Organize your research papers into a personal data hub! Easily combine complex CSV files sourced from https://core.ac.uk (the world’s largest collection of open-access research papers) into a single TXT file in an Excel-friendly format!
- Download CORE-To-Excel.zip from Releases and Extract All...
- Place all TXT or CSV files downloaded from https://core.ac.uk into the "CORE-Data" folder.
- Note: Files will be processed alphabetically, so ensure the newest files are at the end to avoid incorrect checkbox assignments. Files will also be later automatically renamed in numerical order.
- Note: The first line of each file should follow this format:
"workID","oaiID","doi","title","authors","createdDate"
- Launch the CoreToExcelAggregator.jar file. The default separator is "|", changes are not recommended if you plan to proceed to the next step. If the file paths are correct, the play button will be enabled. Press it!
- Note: Place this file in the same folder as the "CORE-Data" and "Excel-Output" folders, and do not rename them. This will allow the automatic path insertion into the text fields upon startup.
- Note: You need to have Java installed. You can download it from https://www.oracle.com/java/technologies/downloads/.
- Open example-Research-Papers-Library.xlsm, and go to: Data → Queries & Connections → double-left-click on "output" → under "APPLIED STEPS" click LMB on "Source" → in the equation bar near the top adjust the path (it should end with "Excel-Output\output.txt").
- Note: If you later change location of output.txt or your main folder, you will need to repeat this step.

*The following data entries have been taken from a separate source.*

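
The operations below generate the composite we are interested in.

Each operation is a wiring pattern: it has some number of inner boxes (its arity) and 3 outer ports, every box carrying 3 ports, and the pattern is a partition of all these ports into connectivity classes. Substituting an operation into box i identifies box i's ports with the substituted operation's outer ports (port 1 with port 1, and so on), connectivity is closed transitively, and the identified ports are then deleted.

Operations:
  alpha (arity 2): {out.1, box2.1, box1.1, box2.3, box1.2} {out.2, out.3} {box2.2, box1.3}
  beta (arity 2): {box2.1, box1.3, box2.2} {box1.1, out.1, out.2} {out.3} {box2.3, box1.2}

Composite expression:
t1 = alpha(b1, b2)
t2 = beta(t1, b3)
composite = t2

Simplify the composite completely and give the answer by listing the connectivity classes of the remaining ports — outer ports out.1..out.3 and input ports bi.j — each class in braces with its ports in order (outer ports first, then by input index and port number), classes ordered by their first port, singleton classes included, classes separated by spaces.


{out.1, out.2, b1.1, b1.2, b2.1, b2.3} {out.3} {b1.3, b2.2} {b3.1, b3.2, b3.3}

Reachability decides: close wires over beta-identified ports.
composing alpha on (b1, b2), with out.j its own outer ports: {out.1, b1.1, b1.2, b2.1, b2.3} {out.2, out.3} {b1.3, b2.2}
composing beta on (b1, b2, b3), with out.j its own outer ports: {out.1, out.2, b1.1, b1.2, b2.1, b2.3} {out.3} {b1.3, b2.2} {b3.1, b3.2, b3.3}


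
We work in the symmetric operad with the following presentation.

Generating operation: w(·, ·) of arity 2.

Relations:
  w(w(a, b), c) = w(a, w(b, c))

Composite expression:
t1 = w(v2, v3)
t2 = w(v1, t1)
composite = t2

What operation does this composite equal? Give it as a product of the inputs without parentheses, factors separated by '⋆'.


v1 ⋆ v2 ⋆ v3

The w-tree's shape is irrelevant; the v-reading-order decides.
w(v2, v3) linearizes to v2 ⋆ v3
w(v1, w(v2, v3)) linearizes to v1 ⋆ v2 ⋆ v3


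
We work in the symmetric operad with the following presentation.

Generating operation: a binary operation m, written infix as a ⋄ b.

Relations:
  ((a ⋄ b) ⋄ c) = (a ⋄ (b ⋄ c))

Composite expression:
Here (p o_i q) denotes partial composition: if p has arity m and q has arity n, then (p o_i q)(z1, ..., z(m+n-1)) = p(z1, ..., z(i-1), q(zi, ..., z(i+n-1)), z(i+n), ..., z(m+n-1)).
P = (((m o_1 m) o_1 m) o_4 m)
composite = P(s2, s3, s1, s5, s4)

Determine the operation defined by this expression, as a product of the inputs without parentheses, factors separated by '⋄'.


s2 ⋄ s3 ⋄ s1 ⋄ s5 ⋄ s4

Key point: m is associative — brackets drop, the s-order remains.
(s2 ⋄ s3) flattens to s2 ⋄ s3
((s2 ⋄ s3) ⋄ s1) flattens to s2 ⋄ s3 ⋄ s1
(s5 ⋄ s4) flattens to s5 ⋄ s4
(((s2 ⋄ s3) ⋄ s1) ⋄ (s5 ⋄ s4)) flattens to s2 ⋄ s3 ⋄ s1 ⋄ s5 ⋄ s4


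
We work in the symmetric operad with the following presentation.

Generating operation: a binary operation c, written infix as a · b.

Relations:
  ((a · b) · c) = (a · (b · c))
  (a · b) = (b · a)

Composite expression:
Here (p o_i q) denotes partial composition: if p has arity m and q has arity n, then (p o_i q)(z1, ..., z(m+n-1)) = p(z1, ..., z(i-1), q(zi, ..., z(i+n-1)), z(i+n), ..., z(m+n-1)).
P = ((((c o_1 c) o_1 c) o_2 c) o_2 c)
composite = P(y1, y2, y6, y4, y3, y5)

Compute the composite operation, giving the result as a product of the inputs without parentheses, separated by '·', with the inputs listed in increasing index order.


Reordering under c is free, so list the y-inputs canonically.
(y2 · y6) unparenthesizes to y2 · y6
((y2 · y6) · y4) unparenthesizes to y2 · y6 · y4
(y1 · ((y2 · y6) · y4)) unparenthesizes to y1 · y2 · y6 · y4
((y1 · ((y2 · y6) · y4)) · y3) unparenthesizes to y1 · y2 · y6 · y4 · y3
(((y1 · ((y2 · y6) · y4)) · y3) · y5) unparenthesizes to y1 · y2 · y6 · y4 · y3 · y5
putting the inputs in ascending order: y1 · y2 · y3 · y4 · y5 · y6

y1 · y2 · y3 · y4 · y5 · y6


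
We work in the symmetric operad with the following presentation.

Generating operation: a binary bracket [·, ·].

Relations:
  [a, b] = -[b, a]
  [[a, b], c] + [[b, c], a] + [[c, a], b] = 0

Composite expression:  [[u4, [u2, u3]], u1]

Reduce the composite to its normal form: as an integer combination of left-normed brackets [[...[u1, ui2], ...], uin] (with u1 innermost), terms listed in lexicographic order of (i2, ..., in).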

The Excel workbook itself isn't location dependent.
- Now save and reopen and you're done! The output.txt file should now load automatically upon opening the Excel workbook.

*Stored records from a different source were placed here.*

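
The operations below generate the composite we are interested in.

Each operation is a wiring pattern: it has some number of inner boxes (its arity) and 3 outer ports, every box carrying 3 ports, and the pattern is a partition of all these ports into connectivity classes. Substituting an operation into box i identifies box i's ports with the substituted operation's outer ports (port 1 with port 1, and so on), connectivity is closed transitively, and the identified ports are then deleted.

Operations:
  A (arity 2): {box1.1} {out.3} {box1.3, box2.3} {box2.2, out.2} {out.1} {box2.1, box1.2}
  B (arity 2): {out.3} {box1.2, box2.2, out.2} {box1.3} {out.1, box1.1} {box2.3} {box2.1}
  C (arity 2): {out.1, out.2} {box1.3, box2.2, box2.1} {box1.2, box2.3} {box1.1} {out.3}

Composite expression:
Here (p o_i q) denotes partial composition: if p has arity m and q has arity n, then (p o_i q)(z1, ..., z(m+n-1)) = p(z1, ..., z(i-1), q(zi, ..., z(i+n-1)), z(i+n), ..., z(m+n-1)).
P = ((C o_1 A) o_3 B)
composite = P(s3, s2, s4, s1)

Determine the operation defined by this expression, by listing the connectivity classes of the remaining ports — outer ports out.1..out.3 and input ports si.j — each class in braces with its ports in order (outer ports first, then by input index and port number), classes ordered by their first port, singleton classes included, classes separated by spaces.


{out.1, out.2} {out.3} {s1.1} {s1.2, s4.1, s4.2} {s1.3} {s2.1, s3.2} {s2.2} {s2.3, s3.3} {s3.1} {s4.3}

Treat the ports identified at C as solder joints: merge, then drop.
stage A: inputs (s3, s2), connectivity {out.1} {out.2, s2.2} {out.3} {s2.1, s3.2} {s2.3, s3.3} {s3.1}, out.j its boundary
stage B: inputs (s4, s1), connectivity {out.1, s4.1} {out.2, s1.2, s4.2} {out.3} {s1.1} {s1.3} {s4.3}, out.j its boundary
stage C: inputs (s3, s2, s4, s1), connectivity {out.1, out.2} {out.3} {s1.1} {s1.2, s4.1, s4.2} {s1.3} {s2.1, s3.2} {s2.2} {s2.3, s3.3} {s3.1} {s4.3}, out.j its boundary


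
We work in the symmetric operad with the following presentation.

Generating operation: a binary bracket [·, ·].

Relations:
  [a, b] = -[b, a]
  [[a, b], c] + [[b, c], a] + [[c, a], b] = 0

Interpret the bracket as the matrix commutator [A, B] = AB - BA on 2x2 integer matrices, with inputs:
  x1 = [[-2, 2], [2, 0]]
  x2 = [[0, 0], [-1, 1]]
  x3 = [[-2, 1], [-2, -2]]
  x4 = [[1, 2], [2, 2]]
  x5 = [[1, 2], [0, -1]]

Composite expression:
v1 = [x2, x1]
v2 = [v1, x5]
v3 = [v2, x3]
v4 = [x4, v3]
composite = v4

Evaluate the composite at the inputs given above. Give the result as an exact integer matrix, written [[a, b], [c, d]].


[x2, x1] = [[2, -2], [4, -2]]
[[x2, x1], x5] = [[-8, 12], [8, 8]]
[[[x2, x1], x5], x3] = [[-32, -16], [-32, 32]]
[x4, [[[x2, x1], x5], x3]] = [[-32, 144], [-160, 32]]

[[-32, 144], [-160, 32]]


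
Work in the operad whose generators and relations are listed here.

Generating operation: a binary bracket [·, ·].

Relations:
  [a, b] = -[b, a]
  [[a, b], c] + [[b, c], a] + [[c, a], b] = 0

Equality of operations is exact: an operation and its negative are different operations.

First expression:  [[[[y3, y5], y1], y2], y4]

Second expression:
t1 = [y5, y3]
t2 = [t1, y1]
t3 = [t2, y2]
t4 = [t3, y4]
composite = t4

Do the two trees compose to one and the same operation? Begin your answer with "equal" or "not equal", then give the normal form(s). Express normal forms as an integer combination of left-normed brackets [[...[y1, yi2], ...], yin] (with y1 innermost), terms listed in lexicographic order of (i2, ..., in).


not equal — first -[[[[y1, y3], y5], y2], y4] + [[[[y1, y5], y3], y2], y4], second [[[[y1, y3], y5], y2], y4] - [[[[y1, y5], y3], y2], y4]

Normal form of the first expression: -[[[[y1, y3], y5], y2], y4] + [[[[y1, y5], y3], y2], y4]
Normal form of the second expression: [[[[y1, y3], y5], y2], y4] - [[[[y1, y5], y3], y2], y4]
Different reductions; not equal.


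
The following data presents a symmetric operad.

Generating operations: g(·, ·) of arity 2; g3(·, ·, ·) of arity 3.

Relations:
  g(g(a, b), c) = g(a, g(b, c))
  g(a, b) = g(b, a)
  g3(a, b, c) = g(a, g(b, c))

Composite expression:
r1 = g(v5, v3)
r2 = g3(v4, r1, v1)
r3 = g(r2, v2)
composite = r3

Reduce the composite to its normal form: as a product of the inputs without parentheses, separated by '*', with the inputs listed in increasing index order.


v1 * v2 * v3 * v4 * v5

Both nesting and order wash out for g; what remains is which v's occur.
g(v5, v3) reduces to v5 * v3
g3(v4, g(v5, v3), v1) reduces to v4 * v5 * v3 * v1
g(g3(v4, g(v5, v3), v1), v2) reduces to v4 * v5 * v3 * v1 * v2
rearranged into index order: v1 * v2 * v3 * v4 * v5


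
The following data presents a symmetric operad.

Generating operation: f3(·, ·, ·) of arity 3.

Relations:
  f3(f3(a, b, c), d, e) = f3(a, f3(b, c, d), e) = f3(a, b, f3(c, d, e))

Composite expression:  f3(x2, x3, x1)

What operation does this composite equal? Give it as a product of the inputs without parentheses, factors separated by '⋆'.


Every regrouping of f3 is equal, so read the x-inputs in written order.
f3(x2, x3, x1) reduces to x2 ⋆ x3 ⋆ x1

x2 ⋆ x3 ⋆ x1


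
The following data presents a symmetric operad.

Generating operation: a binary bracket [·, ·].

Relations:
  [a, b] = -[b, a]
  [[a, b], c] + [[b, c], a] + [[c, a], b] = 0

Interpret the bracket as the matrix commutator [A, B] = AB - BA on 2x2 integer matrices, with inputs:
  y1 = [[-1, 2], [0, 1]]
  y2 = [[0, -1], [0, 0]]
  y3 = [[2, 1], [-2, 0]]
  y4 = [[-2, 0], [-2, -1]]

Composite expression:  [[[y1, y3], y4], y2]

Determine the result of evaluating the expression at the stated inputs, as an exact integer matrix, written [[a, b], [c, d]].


[y1, y3] = [[-4, -6], [-4, 4]]
[[y1, y3], y4] = [[12, -6], [-12, -12]]
[[[y1, y3], y4], y2] = [[-12, -24], [0, 12]]

[[-12, -24], [0, 12]]


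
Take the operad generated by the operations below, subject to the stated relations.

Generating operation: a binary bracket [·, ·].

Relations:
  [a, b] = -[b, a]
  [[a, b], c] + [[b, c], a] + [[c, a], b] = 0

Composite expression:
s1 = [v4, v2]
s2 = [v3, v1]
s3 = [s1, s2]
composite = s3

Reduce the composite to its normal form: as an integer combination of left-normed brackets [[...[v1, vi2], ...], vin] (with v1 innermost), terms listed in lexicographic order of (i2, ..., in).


In the tensor algebra, words opening v1 carry the v1-anchored form.
Composite bracket: [[v4, v2], [v3, v1]]
Each bracket splits as ab - ba, giving 8 signed words (2^3 = 8).
Coefficients come from the v1-initial words:
  v1v3v2v4 appears with sign -1, giving the term -[[[v1, v3], v2], v4]
  v1v3v4v2 appears with sign +1, giving the term +[[[v1, v3], v4], v2]

-[[[v1, v3], v2], v4] + [[[v1, v3], v4], v2]


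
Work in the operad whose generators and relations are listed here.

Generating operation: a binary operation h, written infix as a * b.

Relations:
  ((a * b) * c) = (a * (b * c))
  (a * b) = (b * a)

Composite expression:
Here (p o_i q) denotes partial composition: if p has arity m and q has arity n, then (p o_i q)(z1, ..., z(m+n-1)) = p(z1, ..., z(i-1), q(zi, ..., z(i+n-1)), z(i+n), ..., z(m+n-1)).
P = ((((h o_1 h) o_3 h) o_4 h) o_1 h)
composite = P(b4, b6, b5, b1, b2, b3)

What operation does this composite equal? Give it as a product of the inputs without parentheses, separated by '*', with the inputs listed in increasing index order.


b1 * b2 * b3 * b4 * b5 * b6

With h associative and commutative, the b-input set is all that matters.
(b4 * b6) unparenthesizes to b4 * b6
((b4 * b6) * b5) unparenthesizes to b4 * b6 * b5
(b2 * b3) unparenthesizes to b2 * b3
(b1 * (b2 * b3)) unparenthesizes to b1 * b2 * b3
(((b4 * b6) * b5) * (b1 * (b2 * b3))) unparenthesizes to b4 * b6 * b5 * b1 * b2 * b3
rearranged into index order: b1 * b2 * b3 * b4 * b5 * b6


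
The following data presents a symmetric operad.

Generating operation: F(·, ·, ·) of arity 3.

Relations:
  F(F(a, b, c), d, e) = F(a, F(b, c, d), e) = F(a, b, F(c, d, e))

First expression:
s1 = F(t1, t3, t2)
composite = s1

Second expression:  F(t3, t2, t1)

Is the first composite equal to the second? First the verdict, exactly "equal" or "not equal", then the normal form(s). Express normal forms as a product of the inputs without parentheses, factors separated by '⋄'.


not equal; first: t1 ⋄ t3 ⋄ t2; second: t3 ⋄ t2 ⋄ t1

In normal form, the first expression is t1 ⋄ t3 ⋄ t2
In normal form, the second expression is t3 ⋄ t2 ⋄ t1
The normal forms differ: not equal.


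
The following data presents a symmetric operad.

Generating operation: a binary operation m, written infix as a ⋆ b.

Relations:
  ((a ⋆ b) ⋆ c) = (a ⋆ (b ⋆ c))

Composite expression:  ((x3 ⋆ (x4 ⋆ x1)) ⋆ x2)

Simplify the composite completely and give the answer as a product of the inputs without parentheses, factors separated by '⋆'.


x3 ⋆ x4 ⋆ x1 ⋆ x2

The m-tree's shape is irrelevant; the x-reading-order decides.
(x4 ⋆ x1) reduces to x4 ⋆ x1
(x3 ⋆ (x4 ⋆ x1)) reduces to x3 ⋆ x4 ⋆ x1
((x3 ⋆ (x4 ⋆ x1)) ⋆ x2) reduces to x3 ⋆ x4 ⋆ x1 ⋆ x2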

- Note: Checkboxes aren’t automatically populated, but you can easily drag the fill handle to extend them down the first column.
- Tip: If you've completed your library, you can disable the automatic loading of output.txt by navigating to: Data → Queries & Connections → right-click on "output" → Properties... → uncheck "Refresh data when opening the file".

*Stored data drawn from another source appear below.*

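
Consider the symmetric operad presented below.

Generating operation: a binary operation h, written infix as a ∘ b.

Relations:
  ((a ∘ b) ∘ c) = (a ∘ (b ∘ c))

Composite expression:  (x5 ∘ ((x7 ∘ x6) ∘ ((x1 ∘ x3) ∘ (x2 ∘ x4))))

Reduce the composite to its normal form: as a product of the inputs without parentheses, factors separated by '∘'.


x5 ∘ x7 ∘ x6 ∘ x1 ∘ x3 ∘ x2 ∘ x4

The h-tree's shape is irrelevant; the x-reading-order decides.
(x7 ∘ x6) linearizes to x7 ∘ x6
(x1 ∘ x3) linearizes to x1 ∘ x3
(x2 ∘ x4) linearizes to x2 ∘ x4
((x1 ∘ x3) ∘ (x2 ∘ x4)) linearizes to x1 ∘ x3 ∘ x2 ∘ x4
((x7 ∘ x6) ∘ ((x1 ∘ x3) ∘ (x2 ∘ x4))) linearizes to x7 ∘ x6 ∘ x1 ∘ x3 ∘ x2 ∘ x4
(x5 ∘ ((x7 ∘ x6) ∘ ((x1 ∘ x3) ∘ (x2 ∘ x4)))) linearizes to x5 ∘ x7 ∘ x6 ∘ x1 ∘ x3 ∘ x2 ∘ x4


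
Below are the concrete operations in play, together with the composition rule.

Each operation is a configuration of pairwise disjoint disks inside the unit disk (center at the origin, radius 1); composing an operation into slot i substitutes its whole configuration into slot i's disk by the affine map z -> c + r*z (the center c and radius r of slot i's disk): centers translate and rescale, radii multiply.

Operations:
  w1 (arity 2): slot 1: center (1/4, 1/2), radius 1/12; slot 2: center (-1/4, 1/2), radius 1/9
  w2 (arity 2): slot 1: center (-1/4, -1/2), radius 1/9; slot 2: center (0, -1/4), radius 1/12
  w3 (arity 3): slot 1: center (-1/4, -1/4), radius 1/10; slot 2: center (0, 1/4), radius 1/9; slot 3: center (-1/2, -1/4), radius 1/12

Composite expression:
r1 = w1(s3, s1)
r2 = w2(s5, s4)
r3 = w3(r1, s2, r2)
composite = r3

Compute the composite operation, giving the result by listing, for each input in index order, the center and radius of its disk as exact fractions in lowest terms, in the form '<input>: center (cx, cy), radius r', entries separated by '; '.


s1: center (-11/40, -1/5), radius 1/90; s2: center (0, 1/4), radius 1/9; s3: center (-9/40, -1/5), radius 1/120; s4: center (-1/2, -13/48), radius 1/144; s5: center (-25/48, -7/24), radius 1/108

Below w3, radii multiply path by path; the s-disk centers shift.
s3 passes through 2 substitutions, ending at center (-9/40, -1/5), radius 1/120
s1 passes through 2 substitutions, ending at center (-11/40, -1/5), radius 1/90
s2 passes through 1 substitution, ending at center (0, 1/4), radius 1/9
s5 passes through 2 substitutions, ending at center (-25/48, -7/24), radius 1/108
s4 passes through 2 substitutions, ending at center (-1/2, -13/48), radius 1/144


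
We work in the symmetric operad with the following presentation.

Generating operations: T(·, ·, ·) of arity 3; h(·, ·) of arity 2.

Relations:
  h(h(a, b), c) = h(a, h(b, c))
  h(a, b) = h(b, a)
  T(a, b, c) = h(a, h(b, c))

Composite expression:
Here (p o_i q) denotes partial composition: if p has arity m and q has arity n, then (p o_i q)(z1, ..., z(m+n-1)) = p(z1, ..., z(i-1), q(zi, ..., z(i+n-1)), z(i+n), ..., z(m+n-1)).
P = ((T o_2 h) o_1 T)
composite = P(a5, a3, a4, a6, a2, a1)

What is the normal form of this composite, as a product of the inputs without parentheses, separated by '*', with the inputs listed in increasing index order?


a1 * a2 * a3 * a4 * a5 * a6

Both nesting and order wash out for T; what remains is which a's occur.
T(a5, a3, a4) unparenthesizes to a5 * a3 * a4
h(a6, a2) unparenthesizes to a6 * a2
T(T(a5, a3, a4), h(a6, a2), a1) unparenthesizes to a5 * a3 * a4 * a6 * a2 * a1
sorting the factors by input index: a1 * a2 * a3 * a4 * a5 * a6


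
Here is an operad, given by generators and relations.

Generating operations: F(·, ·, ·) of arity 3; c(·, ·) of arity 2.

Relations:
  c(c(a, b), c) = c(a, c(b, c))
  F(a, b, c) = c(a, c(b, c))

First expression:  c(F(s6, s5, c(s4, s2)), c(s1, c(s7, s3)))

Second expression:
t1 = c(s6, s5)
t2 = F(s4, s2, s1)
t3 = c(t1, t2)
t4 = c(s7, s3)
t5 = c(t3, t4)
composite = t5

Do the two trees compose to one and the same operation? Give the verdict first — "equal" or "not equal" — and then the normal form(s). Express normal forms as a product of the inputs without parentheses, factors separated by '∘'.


equal; the common form is s6 ∘ s5 ∘ s4 ∘ s2 ∘ s1 ∘ s7 ∘ s3


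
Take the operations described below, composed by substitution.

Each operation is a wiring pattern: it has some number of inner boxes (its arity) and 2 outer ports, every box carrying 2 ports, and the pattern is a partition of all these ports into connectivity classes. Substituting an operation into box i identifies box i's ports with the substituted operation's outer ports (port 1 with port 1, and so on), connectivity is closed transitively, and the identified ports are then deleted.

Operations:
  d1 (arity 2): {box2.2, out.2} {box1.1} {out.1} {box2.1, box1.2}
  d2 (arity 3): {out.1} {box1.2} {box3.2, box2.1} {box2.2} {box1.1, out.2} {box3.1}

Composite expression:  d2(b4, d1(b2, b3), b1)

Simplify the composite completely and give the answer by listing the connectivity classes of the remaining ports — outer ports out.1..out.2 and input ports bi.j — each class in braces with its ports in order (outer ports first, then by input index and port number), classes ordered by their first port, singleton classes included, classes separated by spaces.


{out.1} {out.2, b4.1} {b1.1} {b1.2} {b2.1} {b2.2, b3.1} {b3.2} {b4.2}

Substituting into d2 glues patterns; closure does the rest.
d1 over (b2, b3) gives {out.1} {out.2, b3.2} {b2.1} {b2.2, b3.1}, out.j being that stage's outer ports
d2 over (b4, b2, b3, b1) gives {out.1} {out.2, b4.1} {b1.1} {b1.2} {b2.1} {b2.2, b3.1} {b3.2} {b4.2}, out.j being that stage's outer ports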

- Tip: For a cleaner view, consider hiding the second and third columns.
- Merging all files into one and fixing formatting issues.
- Deleting redundant research papers from the list.
- Packaging IDs into links for improved usability.
- Dividing each row into 6 parts with 5 specified separators.
- Removing unnecessary symbols and Unicode decoding.
- Excel stuff: checkboxes, conditional formatting, macros...
- Why aggregate already aggregated data? Unfortunately, https://core.ac.uk allows you to download only a maximum of 1000 entries at once, and throwing everything into one folder makes the process much easier.
- This specific CSV format also makes it almost impossible to load the data in a visually acceptable way using Excel alone.